“Auld Lang Syne” and Four Generations of My Family
Every year, as the hour grows late on Christmas night, my father’s eyes become misty. He sits at the dining table after our holiday feast and stares off in the direction of the CD player, holding the remote in his hand. He wears a light-blue cashmere V-neck sweater over a neat button-down shirt and brown corduroy pants, classic “gifts for Dad” from previous Christmastimes. The 1963 album “Christmas with the Platters” plays, and a dreamy version of “Auld Lang Syne” wafts through the living room. My father slowly takes off his glasses and dabs his eyes. The phrase “Auld Lang Syne” translates to “times gone by,” and, while Americans expect to hear this song every New Year’s, few know what the Scottish lyrics actually mean. So most New Year’s Eve revellers just mumble or hum along. But they get the gist of the main question of the song: Should old friends be forgotten? And the answer, of course, is no, the past must be remembered. …

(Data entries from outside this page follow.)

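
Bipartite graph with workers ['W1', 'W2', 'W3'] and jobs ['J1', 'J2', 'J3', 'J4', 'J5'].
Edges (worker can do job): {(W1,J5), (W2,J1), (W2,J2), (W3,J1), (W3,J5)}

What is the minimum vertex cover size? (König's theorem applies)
Minimum vertex cover size = 3

By König's theorem: in bipartite graphs,
min vertex cover = max matching = 3

Maximum matching has size 3, so minimum vertex cover also has size 3.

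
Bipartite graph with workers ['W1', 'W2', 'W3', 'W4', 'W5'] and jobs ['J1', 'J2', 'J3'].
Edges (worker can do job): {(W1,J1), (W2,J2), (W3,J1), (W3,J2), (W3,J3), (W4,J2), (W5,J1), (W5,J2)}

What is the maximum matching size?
Maximum matching size = 3

Maximum matching: {(W1,J1), (W3,J3), (W5,J2)}
Size: 3

This assigns 3 workers to 3 distinct jobs.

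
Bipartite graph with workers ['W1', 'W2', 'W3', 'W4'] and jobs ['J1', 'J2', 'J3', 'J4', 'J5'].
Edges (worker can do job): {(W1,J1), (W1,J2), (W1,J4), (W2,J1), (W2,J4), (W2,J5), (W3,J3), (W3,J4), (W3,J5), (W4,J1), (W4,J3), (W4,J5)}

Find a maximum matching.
Matching: {(W1,J2), (W2,J1), (W3,J4), (W4,J5)}

Maximum matching (size 4):
  W1 → J2
  W2 → J1
  W3 → J4
  W4 → J5

Each worker is assigned to at most one job, and each job to at most one worker.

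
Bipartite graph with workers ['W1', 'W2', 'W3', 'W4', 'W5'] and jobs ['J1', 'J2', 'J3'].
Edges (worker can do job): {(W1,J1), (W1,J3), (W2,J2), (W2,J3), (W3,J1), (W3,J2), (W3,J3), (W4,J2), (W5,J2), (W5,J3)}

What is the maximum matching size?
Maximum matching size = 3

Maximum matching: {(W1,J1), (W3,J2), (W5,J3)}
Size: 3

This assigns 3 workers to 3 distinct jobs.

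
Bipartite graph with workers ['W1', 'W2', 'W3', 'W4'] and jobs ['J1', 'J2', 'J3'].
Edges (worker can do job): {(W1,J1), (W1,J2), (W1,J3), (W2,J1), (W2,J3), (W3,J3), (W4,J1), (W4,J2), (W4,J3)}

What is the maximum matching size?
Maximum matching size = 3

Maximum matching: {(W1,J1), (W3,J3), (W4,J2)}
Size: 3

This assigns 3 workers to 3 distinct jobs.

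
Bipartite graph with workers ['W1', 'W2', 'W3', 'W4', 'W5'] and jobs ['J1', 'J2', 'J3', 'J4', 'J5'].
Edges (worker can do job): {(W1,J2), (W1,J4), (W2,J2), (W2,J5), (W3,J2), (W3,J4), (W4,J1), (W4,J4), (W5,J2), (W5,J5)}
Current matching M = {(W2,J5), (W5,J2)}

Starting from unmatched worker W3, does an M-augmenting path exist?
Yes: W3 → J4

An M-augmenting path alternates non-matching / matching edges, starting and ending at unmatched vertices.
Path: W3 → J4
(J4 is unmatched in M, so the path is augmenting.)
Flipping edges along this path would increase |M| from 2 to 3.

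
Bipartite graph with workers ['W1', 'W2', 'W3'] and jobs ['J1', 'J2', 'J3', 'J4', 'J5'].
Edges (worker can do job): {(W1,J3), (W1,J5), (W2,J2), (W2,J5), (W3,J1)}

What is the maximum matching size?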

My father can’t go back to the Chicago of the nineteen-fifties. Try as I might, I can’t relive my childhood or young adulthood in Morristown. But we can follow the poignant instructions offered in “Auld Lang Syne”: to remember the past, the stories, the scenes, the settings, the friendships, and the family. Perhaps knowing that these memories live on in all of us makes the “times gone by” a little easier to bear.